S&P 500 Itching To Break Out At 3950s

Indices are beginning to diverge. Last week, large- and small-caps posted new highs, but tech struggled to put its act together. This is taking place at a time when sentiment is no longer as effusive as several weeks ago. If bulls regroup and sentiment brightens up again, the divergence can continue – for now.

The S&P 500 (SPX) is itching to break out. Last week, the large cap index jumped 2.6 percent. In the prior two weeks, it finished right on a rising trend line from last March; an intraday breach was bought on both March 4 and 5 (Chart 1).

Through the low of 3723.34 on March 4, the S&P 500 shed 5.6 percent. Earlier on February 16, it peaked on 3950.43. From that low, it then quickly rallied 6.4 percent. What was lost in 13 sessions intraday was gained back in seven.

Last Thursday, the index tagged 3960.27 before pulling back slightly. Volume is progressively lower in the latest rally. That said, a decisive break of 3950s can act as a self-fulfilling prophecy, driving the S&P 500 (3943.34) toward the big round number 4000.

Immediately ahead, there is support at 3870s, followed by 3720s; the latter was aggressively defended in the latest selloff.
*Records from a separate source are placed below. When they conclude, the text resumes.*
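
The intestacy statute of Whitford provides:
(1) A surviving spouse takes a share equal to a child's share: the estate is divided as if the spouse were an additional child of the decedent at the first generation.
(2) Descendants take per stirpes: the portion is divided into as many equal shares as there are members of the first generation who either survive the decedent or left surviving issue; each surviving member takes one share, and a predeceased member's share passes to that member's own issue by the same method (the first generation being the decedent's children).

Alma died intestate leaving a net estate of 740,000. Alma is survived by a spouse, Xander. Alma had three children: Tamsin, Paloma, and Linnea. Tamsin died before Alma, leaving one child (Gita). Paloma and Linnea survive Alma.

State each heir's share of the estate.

The spouse counts as an additional share at the children's level, so there are 4 primary shares of 185,000. Xander takes one such share (185,000).
The children's combined portion (555,000) is divided into 3 shares of 185,000: Paloma and Linnea each take 185,000; Tamsin's 185,000 share passes to Tamsin's issue.
Tamsin's share (185,000) passes entirely to Gita.

Xander: 185,000; Gita: 185,000; Paloma: 185,000; Linnea: 185,000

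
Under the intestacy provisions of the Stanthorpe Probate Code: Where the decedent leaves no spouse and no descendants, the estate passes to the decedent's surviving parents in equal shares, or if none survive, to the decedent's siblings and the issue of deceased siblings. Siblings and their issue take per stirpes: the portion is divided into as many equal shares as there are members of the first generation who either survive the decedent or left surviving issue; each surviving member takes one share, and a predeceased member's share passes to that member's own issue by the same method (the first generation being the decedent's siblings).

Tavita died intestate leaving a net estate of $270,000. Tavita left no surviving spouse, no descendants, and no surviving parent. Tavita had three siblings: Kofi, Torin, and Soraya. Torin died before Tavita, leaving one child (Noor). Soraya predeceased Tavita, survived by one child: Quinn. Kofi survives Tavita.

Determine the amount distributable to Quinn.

The entire $270,000 passes to the siblings and their issue.
That amount ($270,000) is divided into 3 shares of $90,000: Kofi takes $90,000; Torin's $90,000 share passes to Torin's issue; Soraya's $90,000 share passes to Soraya's issue.
Torin's share ($90,000) passes entirely to Noor.
Soraya's share ($90,000) passes entirely to Quinn.

Quinn receives $90,000.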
Small-caps went toe to toe with large-caps. In 17 sessions between the February 10th high of 2318.09 and the March 5th low of 2085.12, the Russell 2000 (IWM) dropped 10.1 percent – a correction territory. From that low through last Friday’s high of 2354.20, it then shot up 12.9 percent – in six sessions – to a new high.

Last week, the Russell 2000 (2352.79) jumped 7.3 percent, rallying back into an ascending channel from last October-November (Chart 2). If the index ends up testing the upper bound, as has happened several times the past four months, it is headed higher.

Investors continue to show love for small-caps. Rather strangely, they concurrently bid up the Dow Industrials (DIA), which posted a new record high earlier than both the Russell 2000 and the S&P 500.